Paul Lafargue sagte über sie: "Sie besaß einen heiteren und glänzenden Geist. Die an ihre Freunde gerichteten Briefe, welche ihr mühe- und zwanglos nur so aus der Feder flossen, sind wahrhaft meisterliche Leistungen eines lebhaften und originalen Geistes. Es galt für ein Fest, einen Brief von Frau Marx zu erhalten…", 

"Frau Jenny Marx hatte ich bereits kennengelernt, sie war eine vornehme Erscheinung, die sofort meine Sympathie gewann, die ihre Gäste in der scharmantesten und liebenswürdigsten Weise zu unterhalten verstand. […] Als ich am Tage vor unserer Abreise noch einmal die Marxsche Familie besuchte, lag Frau Marx zu Bett. Auf meine Bitte, mich verabschieden zu dürfen, führte mich Marx zu ihr mit der strengen Weisung, nicht länger als eine Viertelstunde mit ihr zu plaudern. Aber wir gerieten sofort in eine so animierte Unterhaltung, daß ich ihren Zustand ganz vergaß, und aus der Viertelstunde wurde mehr als eine halbe Stunde. Da trat der ungeduldig gewordene Marx ein und hielt mir eine Strafpredigt, ich wolle ihm wohl seine Frau zugrunde richten? Wehmütig nahm ich Abschied von ihr, denn das Leiden, an dem sie litt, war unheilbar. Ich sah sie nie wieder. Sie starb bereits im nächsten Jahr", August Bebel. 

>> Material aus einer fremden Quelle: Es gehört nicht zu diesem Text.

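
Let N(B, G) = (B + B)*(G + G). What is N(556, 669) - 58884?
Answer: 1428972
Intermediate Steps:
N(B, G) = 4*B*G (N(B, G) = (2*B)*(2*G) = 4*B*G)
N(556, 669) - 58884 = 4*556*669 - 58884 = 1487856 - 58884 = 1428972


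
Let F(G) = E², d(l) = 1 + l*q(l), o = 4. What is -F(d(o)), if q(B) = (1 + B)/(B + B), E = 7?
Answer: -49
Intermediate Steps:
q(B) = (1 + B)/(2*B) (q(B) = (1 + B)/((2*B)) = (1 + B)*(1/(2*B)) = (1 + B)/(2*B))
d(l) = 3/2 + l/2 (d(l) = 1 + l*((1 + l)/(2*l)) = 1 + (½ + l/2) = 3/2 + l/2)
F(G) = 49 (F(G) = 7² = 49)
-F(d(o)) = -1*49 = -49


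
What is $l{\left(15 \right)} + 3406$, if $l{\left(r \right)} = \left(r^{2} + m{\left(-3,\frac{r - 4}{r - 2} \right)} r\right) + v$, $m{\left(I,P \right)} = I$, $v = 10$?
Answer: $3596$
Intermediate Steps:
$l{\left(r \right)} = 10 + r^{2} - 3 r$ ($l{\left(r \right)} = \left(r^{2} - 3 r\right) + 10 = 10 + r^{2} - 3 r$)
$l{\left(15 \right)} + 3406 = \left(10 + 15^{2} - 45\right) + 3406 = \left(10 + 225 - 45\right) + 3406 = 190 + 3406 = 3596$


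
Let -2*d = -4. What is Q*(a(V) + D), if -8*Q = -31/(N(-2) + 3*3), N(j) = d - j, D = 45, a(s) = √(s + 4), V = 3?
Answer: 1395/104 + 31*√7/104 ≈ 14.202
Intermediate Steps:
d = 2 (d = -½*(-4) = 2)
a(s) = √(4 + s)
N(j) = 2 - j
Q = 31/104 (Q = -(-31)/(8*((2 - 1*(-2)) + 3*3)) = -(-31)/(8*((2 + 2) + 9)) = -(-31)/(8*(4 + 9)) = -(-31)/(8*13) = -⅛*(-31/13) = 31/104 ≈ 0.29808)
Q*(a(V) + D) = 31*(√(4 + 3) + 45)/104 = 31*(√7 + 45)/104 = 31*(45 + √7)/104 = 1395/104 + 31*√7/104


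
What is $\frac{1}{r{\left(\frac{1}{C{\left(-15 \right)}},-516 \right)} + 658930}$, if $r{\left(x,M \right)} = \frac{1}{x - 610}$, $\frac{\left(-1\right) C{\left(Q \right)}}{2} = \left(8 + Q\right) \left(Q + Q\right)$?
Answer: $\frac{256201}{168818524510} \approx 1.5176 \cdot 10^{-6}$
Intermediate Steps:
$C{\left(Q \right)} = - 4 Q \left(8 + Q\right)$ ($C{\left(Q \right)} = - 2 \left(8 + Q\right) \left(Q + Q\right) = - 2 \left(8 + Q\right) 2 Q = - 2 \cdot 2 Q \left(8 + Q\right) = - 4 Q \left(8 + Q\right)$)
$r{\left(x,M \right)} = \frac{1}{-610 + x}$
$\frac{1}{r{\left(\frac{1}{C{\left(-15 \right)}},-516 \right)} + 658930} = \frac{1}{\frac{1}{-610 + \frac{1}{\left(-4\right) \left(-15\right) \left(8 - 15\right)}} + 658930} = \frac{1}{\frac{1}{-610 + \frac{1}{\left(-4\right) \left(-15\right) \left(-7\right)}} + 658930} = \frac{1}{\frac{1}{-610 + \frac{1}{-420}} + 658930} = \frac{1}{\frac{1}{-610 - \frac{1}{420}} + 658930} = \frac{1}{\frac{1}{- \frac{256201}{420}} + 658930} = \frac{1}{- \frac{420}{256201} + 658930} = \frac{1}{\frac{168818524510}{256201}} = \frac{256201}{168818524510}$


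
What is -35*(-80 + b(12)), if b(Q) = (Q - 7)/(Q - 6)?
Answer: 16625/6 ≈ 2770.8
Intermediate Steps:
b(Q) = (-7 + Q)/(-6 + Q)
-35*(-80 + b(12)) = -35*(-80 + (-7 + 12)/(-6 + 12)) = -35*(-80 + 5/6) = -35*(-80 + (⅙)*5) = -35*(-80 + ⅚) = -35*(-475/6) = 16625/6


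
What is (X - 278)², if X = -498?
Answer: 602176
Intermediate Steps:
(X - 278)² = (-498 - 278)² = (-776)² = 602176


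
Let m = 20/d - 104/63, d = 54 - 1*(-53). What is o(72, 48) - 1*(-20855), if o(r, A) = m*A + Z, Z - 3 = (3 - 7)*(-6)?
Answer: 46763966/2247 ≈ 20812.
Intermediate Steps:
d = 107 (d = 54 + 53 = 107)
m = -9868/6741 (m = 20/107 - 104/63 = -9868/6741 ≈ -1.4639)
Z = 27 (Z = 3 + (3 - 7)*(-6) = 3 - 4*(-6) = 3 + 24 = 27)
o(r, A) = 27 - 9868*A/6741 (o(r, A) = -9868*A/6741 + 27 = 27 - 9868*A/6741)
o(72, 48) - 1*(-20855) = (27 - 9868/6741*48) - 1*(-20855) = (27 - 157888/2247) + 20855 = -97219/2247 + 20855 = 46763966/2247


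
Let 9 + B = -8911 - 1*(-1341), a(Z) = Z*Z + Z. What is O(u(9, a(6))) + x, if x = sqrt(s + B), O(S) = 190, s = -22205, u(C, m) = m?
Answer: 190 + 2*I*sqrt(7446) ≈ 190.0 + 172.58*I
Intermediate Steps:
a(Z) = Z + Z**2 (a(Z) = Z**2 + Z = Z + Z**2)
B = -7579 (B = -9 + (-8911 - 1*(-1341)) = -9 + (-8911 + 1341) = -9 - 7570 = -7579)
x = 2*I*sqrt(7446) (x = sqrt(-22205 - 7579) = sqrt(-29784) = 2*I*sqrt(7446) ≈ 172.58*I)
O(u(9, a(6))) + x = 190 + 2*I*sqrt(7446)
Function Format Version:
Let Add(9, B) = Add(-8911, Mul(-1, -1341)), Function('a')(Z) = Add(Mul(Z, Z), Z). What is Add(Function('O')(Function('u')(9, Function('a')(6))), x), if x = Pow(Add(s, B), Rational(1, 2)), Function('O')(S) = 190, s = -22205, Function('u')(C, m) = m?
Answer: Add(190, Mul(2, I, Pow(7446, Rational(1, 2)))) ≈ Add(190.00, Mul(172.58, I))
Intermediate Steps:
Function('a')(Z) = Add(Z, Pow(Z, 2)) (Function('a')(Z) = Add(Pow(Z, 2), Z) = Add(Z, Pow(Z, 2)))
B = -7579 (B = Add(-9, Add(-8911, Mul(-1, -1341))) = Add(-9, Add(-8911, 1341)) = Add(-9, -7570) = -7579)
x = Mul(2, I, Pow(7446, Rational(1, 2))) (x = Pow(Add(-22205, -7579), Rational(1, 2)) = Pow(-29784, Rational(1, 2)) = Mul(2, I, Pow(7446, Rational(1, 2))) ≈ Mul(172.58, I))
Add(Function('O')(Function('u')(9, Function('a')(6))), x) = Add(190, Mul(2, I, Pow(7446, Rational(1, 2))))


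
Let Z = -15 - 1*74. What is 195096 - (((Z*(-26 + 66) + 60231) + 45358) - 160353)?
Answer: 253420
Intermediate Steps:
Z = -89 (Z = -15 - 74 = -89)
195096 - (((Z*(-26 + 66) + 60231) + 45358) - 160353) = 195096 - (((-89*(-26 + 66) + 60231) + 45358) - 160353) = 195096 - (((-89*40 + 60231) + 45358) - 160353) = 195096 - (((-3560 + 60231) + 45358) - 160353) = 195096 - ((56671 + 45358) - 160353) = 195096 - (102029 - 160353) = 195096 - 1*(-58324) = 195096 + 58324 = 253420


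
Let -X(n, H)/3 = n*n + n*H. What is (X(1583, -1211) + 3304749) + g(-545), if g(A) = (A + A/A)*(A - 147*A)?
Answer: -41747959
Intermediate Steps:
X(n, H) = -3*n**2 - 3*H*n (X(n, H) = -3*(n*n + n*H) = -3*(n**2 + H*n) = -3*n**2 - 3*H*n)
g(A) = -146*A*(1 + A) (g(A) = (A + 1)*(-146*A) = (1 + A)*(-146*A) = -146*A*(1 + A))
(X(1583, -1211) + 3304749) + g(-545) = (-3*1583*(-1211 + 1583) + 3304749) - 146*(-545)*(1 - 545) = (-3*1583*372 + 3304749) - 146*(-545)*(-544) = (-1766628 + 3304749) - 43286080 = 1538121 - 43286080 = -41747959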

Und Friedrich Engels sagt an ihrem Grab: „Was eine solche Frau, mit so scharfen und so kritischem Verstand, mit einem so sicheren Takt, mit solch einer leidenschaftlichen Energie, solch großer Kraft der Hingabe, in der revolutionären Bewegung geleistet, das hat nicht an die Öffentlichkeit vorgedrängt, ist niemals in den Spalten der Presse erwähnt worden. Was sie getan hat, wissen nur die, die mit ihr gelebt haben. Aber ich weiß, dass wir ihre kühnen und klugen Ratschläge vermissen werden – kühn ohne Prahlerei, klug, ohne der Ehre etwas zu vergeben.“ 



Kommentare

  1. Wie immer: eine unterschätzte, verächtlich gemachte großartige Frau mit vielen guten Gaben, die sie genutzt hat, um Großes zu ermöglichen. Schön, einen solchen Beitrag lesen zu dürfen. Danke & liebe Grüße!